Le 20 septembre, l’Ulg décernera le tire de « docteur honoris causa » à trois personnalités : le docteur Denis Mukwege, qui s’est mis au service des femmes victimes du viol utilisé comme arme de guerre en République Démocratique du Congo ; Hassan Jarfi, dont le fils a été assassiné à Liège en raison de ses préférences sexuelles ; son père a écrit un plaidoyer pour la tolérance et les droits de l’Homme. La troisième personnalité distinguée est Christine Mahy, notre Secrétaire générale, pour son action émancipatrice en faveur des populations soumises à l’appauvrissement.
Le titre honorifique de docteur peut être délivré sans examen par l’Université, selon des procédures strictes, « pour preuve d’estime »[1] envers des personnalités dont l’Université entend saluer l’action. Nous sommes évidemment très heureux de pouvoir vous annoncer que Christine va être distinguée dans ce cadre.
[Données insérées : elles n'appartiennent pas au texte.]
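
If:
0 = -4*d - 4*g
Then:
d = -g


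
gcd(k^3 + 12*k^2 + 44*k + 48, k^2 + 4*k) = k + 4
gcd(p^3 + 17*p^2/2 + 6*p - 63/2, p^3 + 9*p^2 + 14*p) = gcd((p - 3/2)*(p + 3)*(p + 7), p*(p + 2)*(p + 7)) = p + 7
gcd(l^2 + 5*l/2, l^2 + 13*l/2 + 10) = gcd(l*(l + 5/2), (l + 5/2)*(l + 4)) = l + 5/2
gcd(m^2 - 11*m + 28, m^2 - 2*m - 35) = m - 7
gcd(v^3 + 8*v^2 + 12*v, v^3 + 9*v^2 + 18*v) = v^2 + 6*v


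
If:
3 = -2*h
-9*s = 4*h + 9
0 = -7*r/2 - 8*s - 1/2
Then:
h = -3/2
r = 13/21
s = -1/3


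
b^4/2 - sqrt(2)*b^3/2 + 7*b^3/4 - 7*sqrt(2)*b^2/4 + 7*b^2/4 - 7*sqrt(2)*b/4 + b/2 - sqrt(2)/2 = (b/2 + 1)*(b + 1/2)*(b + 1)*(b - sqrt(2))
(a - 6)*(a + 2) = a^2 - 4*a - 12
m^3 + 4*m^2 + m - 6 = (m - 1)*(m + 2)*(m + 3)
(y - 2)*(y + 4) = y^2 + 2*y - 8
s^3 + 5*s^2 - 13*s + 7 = (s - 1)^2*(s + 7)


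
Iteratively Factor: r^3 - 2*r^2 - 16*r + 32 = (r - 2)*(r^2 - 16) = (r - 4)*(r - 2)*(r + 4)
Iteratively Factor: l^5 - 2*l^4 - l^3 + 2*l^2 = (l)*(l^4 - 2*l^3 - l^2 + 2*l) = l*(l + 1)*(l^3 - 3*l^2 + 2*l) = l*(l - 1)*(l + 1)*(l^2 - 2*l) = l*(l - 2)*(l - 1)*(l + 1)*(l)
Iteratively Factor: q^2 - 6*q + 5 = (q - 1)*(q - 5)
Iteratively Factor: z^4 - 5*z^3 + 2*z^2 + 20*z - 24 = (z - 2)*(z^3 - 3*z^2 - 4*z + 12) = (z - 3)*(z - 2)*(z^2 - 4) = (z - 3)*(z - 2)^2*(z + 2)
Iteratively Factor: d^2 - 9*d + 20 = (d - 4)*(d - 5)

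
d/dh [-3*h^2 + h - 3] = 1 - 6*h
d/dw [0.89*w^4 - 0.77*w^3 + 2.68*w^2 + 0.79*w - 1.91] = 3.56*w^3 - 2.31*w^2 + 5.36*w + 0.79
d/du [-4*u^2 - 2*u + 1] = -8*u - 2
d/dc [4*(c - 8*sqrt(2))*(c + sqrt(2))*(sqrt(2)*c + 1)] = 12*sqrt(2)*c^2 - 104*c - 92*sqrt(2)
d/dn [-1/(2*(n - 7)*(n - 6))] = (n - 13/2)/((n - 7)^2*(n - 6)^2)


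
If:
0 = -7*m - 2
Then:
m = -2/7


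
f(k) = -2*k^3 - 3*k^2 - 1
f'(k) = -6*k^2 - 6*k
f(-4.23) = 96.70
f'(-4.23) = -81.98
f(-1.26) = -1.76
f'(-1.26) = -1.97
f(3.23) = -99.70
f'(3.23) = -81.98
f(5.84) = -501.67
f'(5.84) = -239.67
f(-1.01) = -2.00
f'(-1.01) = -0.06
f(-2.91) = 22.88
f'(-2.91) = -33.35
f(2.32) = -42.12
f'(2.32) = -46.21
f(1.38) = -11.97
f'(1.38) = -19.71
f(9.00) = -1702.00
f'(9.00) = -540.00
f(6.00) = -541.00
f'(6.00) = -252.00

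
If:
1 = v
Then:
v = 1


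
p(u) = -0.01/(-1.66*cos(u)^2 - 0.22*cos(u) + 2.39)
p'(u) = -0.01*(-3.32*sin(u)*cos(u) - 0.22*sin(u))/(-1.66*cos(u)^2 - 0.22*cos(u) + 2.39)^2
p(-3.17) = -0.01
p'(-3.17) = -0.00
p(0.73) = -0.01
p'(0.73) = 0.01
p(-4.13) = -0.00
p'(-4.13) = -0.00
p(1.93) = -0.00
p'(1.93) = -0.00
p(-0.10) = -0.02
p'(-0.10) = -0.01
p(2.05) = -0.00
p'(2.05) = -0.00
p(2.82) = -0.01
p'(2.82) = -0.01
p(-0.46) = -0.01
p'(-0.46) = -0.02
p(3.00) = -0.01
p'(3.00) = 0.00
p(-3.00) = -0.01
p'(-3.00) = 0.00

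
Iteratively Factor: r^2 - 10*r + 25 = (r - 5)*(r - 5)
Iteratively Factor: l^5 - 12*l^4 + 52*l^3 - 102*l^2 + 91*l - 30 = (l - 1)*(l^4 - 11*l^3 + 41*l^2 - 61*l + 30) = (l - 1)^2*(l^3 - 10*l^2 + 31*l - 30) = (l - 5)*(l - 1)^2*(l^2 - 5*l + 6) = (l - 5)*(l - 2)*(l - 1)^2*(l - 3)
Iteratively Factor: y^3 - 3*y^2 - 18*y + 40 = (y - 5)*(y^2 + 2*y - 8) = (y - 5)*(y + 4)*(y - 2)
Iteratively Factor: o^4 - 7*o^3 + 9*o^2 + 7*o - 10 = (o + 1)*(o^3 - 8*o^2 + 17*o - 10) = (o - 2)*(o + 1)*(o^2 - 6*o + 5) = (o - 5)*(o - 2)*(o + 1)*(o - 1)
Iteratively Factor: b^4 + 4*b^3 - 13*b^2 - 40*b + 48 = (b + 4)*(b^3 - 13*b + 12) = (b + 4)^2*(b^2 - 4*b + 3) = (b - 1)*(b + 4)^2*(b - 3)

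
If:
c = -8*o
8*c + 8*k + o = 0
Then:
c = -8*o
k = 63*o/8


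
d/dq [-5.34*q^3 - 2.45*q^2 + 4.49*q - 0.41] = -16.02*q^2 - 4.9*q + 4.49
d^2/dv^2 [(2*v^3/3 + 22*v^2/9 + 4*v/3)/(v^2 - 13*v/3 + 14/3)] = 64*(54*v^3 - 189*v^2 + 63*v + 203)/(3*(27*v^6 - 351*v^5 + 1899*v^4 - 5473*v^3 + 8862*v^2 - 7644*v + 2744))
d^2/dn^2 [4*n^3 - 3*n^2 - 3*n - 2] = 24*n - 6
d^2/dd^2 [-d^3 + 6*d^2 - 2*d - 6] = 12 - 6*d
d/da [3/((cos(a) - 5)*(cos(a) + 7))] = 6*(cos(a) + 1)*sin(a)/((cos(a) - 5)^2*(cos(a) + 7)^2)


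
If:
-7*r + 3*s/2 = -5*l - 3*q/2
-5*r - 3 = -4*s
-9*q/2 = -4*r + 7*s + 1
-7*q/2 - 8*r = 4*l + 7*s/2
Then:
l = 1679/5057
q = -7582/5057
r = 529/5057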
Pour trois raisons essentielles.
En étant associée à l’action d’un médecin qui lutte contre les violences de guerre faites aux femmes, à un père dont le fils a payé de sa vie la discrimination et qui plaide pour les droits, l’action de Christine Mahy est appréhendée dans son sens réel : faire reconnaître la pauvreté comme une violence de structure, violence qui aboutit à détruire les possibilités de création des personnes et des groupes, à dilapider les richesses que représentent les populations et, depuis trop d’années, violence ultime, à rendre ces personnes principales voire uniques responsables de leur sort et à les sanctionner en conséquence.
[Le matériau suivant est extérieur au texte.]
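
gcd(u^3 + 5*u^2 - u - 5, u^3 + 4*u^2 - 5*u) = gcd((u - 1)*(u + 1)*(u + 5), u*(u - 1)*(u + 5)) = u^2 + 4*u - 5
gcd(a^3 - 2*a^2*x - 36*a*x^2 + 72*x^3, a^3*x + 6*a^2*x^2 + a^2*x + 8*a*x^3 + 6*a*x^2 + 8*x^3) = 1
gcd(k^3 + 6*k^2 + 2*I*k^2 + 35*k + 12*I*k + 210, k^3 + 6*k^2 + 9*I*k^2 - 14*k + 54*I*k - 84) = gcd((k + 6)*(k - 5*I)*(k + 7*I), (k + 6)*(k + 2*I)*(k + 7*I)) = k^2 + k*(6 + 7*I) + 42*I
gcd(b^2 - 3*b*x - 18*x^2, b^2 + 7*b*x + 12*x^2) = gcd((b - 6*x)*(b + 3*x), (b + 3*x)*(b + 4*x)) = b + 3*x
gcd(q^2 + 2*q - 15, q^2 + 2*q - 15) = q^2 + 2*q - 15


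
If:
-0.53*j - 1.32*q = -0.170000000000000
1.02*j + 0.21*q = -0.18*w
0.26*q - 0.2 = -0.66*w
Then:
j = -0.08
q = 0.16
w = 0.24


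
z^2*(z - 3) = z^3 - 3*z^2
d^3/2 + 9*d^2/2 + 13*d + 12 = (d/2 + 1)*(d + 3)*(d + 4)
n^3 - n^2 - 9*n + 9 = (n - 3)*(n - 1)*(n + 3)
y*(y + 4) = y^2 + 4*y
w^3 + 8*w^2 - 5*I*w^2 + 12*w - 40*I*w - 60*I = (w + 2)*(w + 6)*(w - 5*I)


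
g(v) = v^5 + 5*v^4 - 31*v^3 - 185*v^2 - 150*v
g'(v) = 5*v^4 + 20*v^3 - 93*v^2 - 370*v - 150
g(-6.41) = -855.59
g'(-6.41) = 1574.17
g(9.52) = 74323.92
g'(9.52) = 46224.35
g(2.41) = -1619.95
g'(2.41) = -1133.23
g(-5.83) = -229.49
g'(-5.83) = 659.25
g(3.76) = -3076.46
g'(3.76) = -793.49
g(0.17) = -30.99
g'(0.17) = -215.49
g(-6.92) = -1951.16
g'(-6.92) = 2795.02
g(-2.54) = -202.15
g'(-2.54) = 70.18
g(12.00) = 270504.00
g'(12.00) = 120258.00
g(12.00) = 270504.00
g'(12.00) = 120258.00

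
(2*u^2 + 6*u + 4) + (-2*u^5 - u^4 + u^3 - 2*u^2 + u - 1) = -2*u^5 - u^4 + u^3 + 7*u + 3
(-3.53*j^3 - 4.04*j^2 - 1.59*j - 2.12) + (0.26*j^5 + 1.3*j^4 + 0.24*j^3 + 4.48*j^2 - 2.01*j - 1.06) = 0.26*j^5 + 1.3*j^4 - 3.29*j^3 + 0.44*j^2 - 3.6*j - 3.18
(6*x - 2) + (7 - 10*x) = 5 - 4*x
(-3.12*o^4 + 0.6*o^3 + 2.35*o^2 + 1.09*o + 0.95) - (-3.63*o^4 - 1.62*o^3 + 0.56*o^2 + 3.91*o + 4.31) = 0.51*o^4 + 2.22*o^3 + 1.79*o^2 - 2.82*o - 3.36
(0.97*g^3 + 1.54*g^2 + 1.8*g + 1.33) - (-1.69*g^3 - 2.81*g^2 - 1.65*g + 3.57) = 2.66*g^3 + 4.35*g^2 + 3.45*g - 2.24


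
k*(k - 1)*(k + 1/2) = k^3 - k^2/2 - k/2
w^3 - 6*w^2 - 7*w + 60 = (w - 5)*(w - 4)*(w + 3)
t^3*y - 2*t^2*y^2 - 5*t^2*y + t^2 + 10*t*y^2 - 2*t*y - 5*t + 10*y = (t - 5)*(t - 2*y)*(t*y + 1)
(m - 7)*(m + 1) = m^2 - 6*m - 7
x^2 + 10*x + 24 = (x + 4)*(x + 6)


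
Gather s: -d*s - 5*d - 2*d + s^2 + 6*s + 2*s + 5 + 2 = -7*d + s^2 + s*(8 - d) + 7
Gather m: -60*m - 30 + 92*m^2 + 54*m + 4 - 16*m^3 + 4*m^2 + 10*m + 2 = -16*m^3 + 96*m^2 + 4*m - 24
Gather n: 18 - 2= 16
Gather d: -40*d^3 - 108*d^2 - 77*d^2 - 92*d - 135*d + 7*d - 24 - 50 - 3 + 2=-40*d^3 - 185*d^2 - 220*d - 75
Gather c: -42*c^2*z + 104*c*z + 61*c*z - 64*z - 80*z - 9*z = -42*c^2*z + 165*c*z - 153*z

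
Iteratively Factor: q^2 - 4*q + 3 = (q - 1)*(q - 3)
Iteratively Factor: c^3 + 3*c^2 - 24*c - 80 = (c - 5)*(c^2 + 8*c + 16) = (c - 5)*(c + 4)*(c + 4)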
Ensuite, ce sont les modalités d’action de notre association et de bien d’autres dont la pertinence est ainsi reconnue : l’éducation permanente, le croisement des luttes culturelles et des luttes sociales, leur appui les unes sur les autres. Cette action fait confiance à la capacité d’analyse des personnes, à la production du savoir dans l’expérience et dans la rencontre. Mais aussi, et nous en remercions Christine qui le fait de manière exemplaire, au fait que la parole des populations victimes des violences économiques, sociales et culturelles, si elle doit être écoutée, doit surtout être portée pour pouvoir porter. C’est là la dimension proprement politique de son action et ce sont nos engagements à tous qu’elle exprime si bien.
Enfin, une Université qui choisit de distinguer « pour cause d’honneur » telle ou telle action ou telle ou telle cause dit aussi quelque chose d’elle-même, de ses propres choix. La lutte contre les violences et les inégalités dont l’importance et la pertinence sont ainsi réaffirmées par l’Université de Liège ne peut que nous inciter à continuer à chercher, dans une voie inaugurée par un Pierre Bourdieu et par tant d’autres, les conditions d’une alliance effective entre les chercheurs, les associations militantes et les organismes de mobilisation. C’est une telle alliance qui nous paraît apte à stopper la violence impersonnelle des marchés, de la guerre, de l’intolérance, à imaginer des « instances de contrôle » de leurs forces dérégulées, instances qui seraient « enracinées dans un véritable mouvement populaire »[2]. Pour que l’honneur des populations méprisées soit rétabli ; pour que les inégalités qui les frappent diminuent notablement.
Jean Blairon, Président du RWLP.
[1]https://www.ulg.ac.be/cms/c_29969/de/ra2000-le-doctorat-honoris-causa
[2]P. Bourdieu, « Pour une vraie mobilisation des forces organisées », Interventions, Sciences sociales et action politique, Marseille, Agone, 2002, p. 458.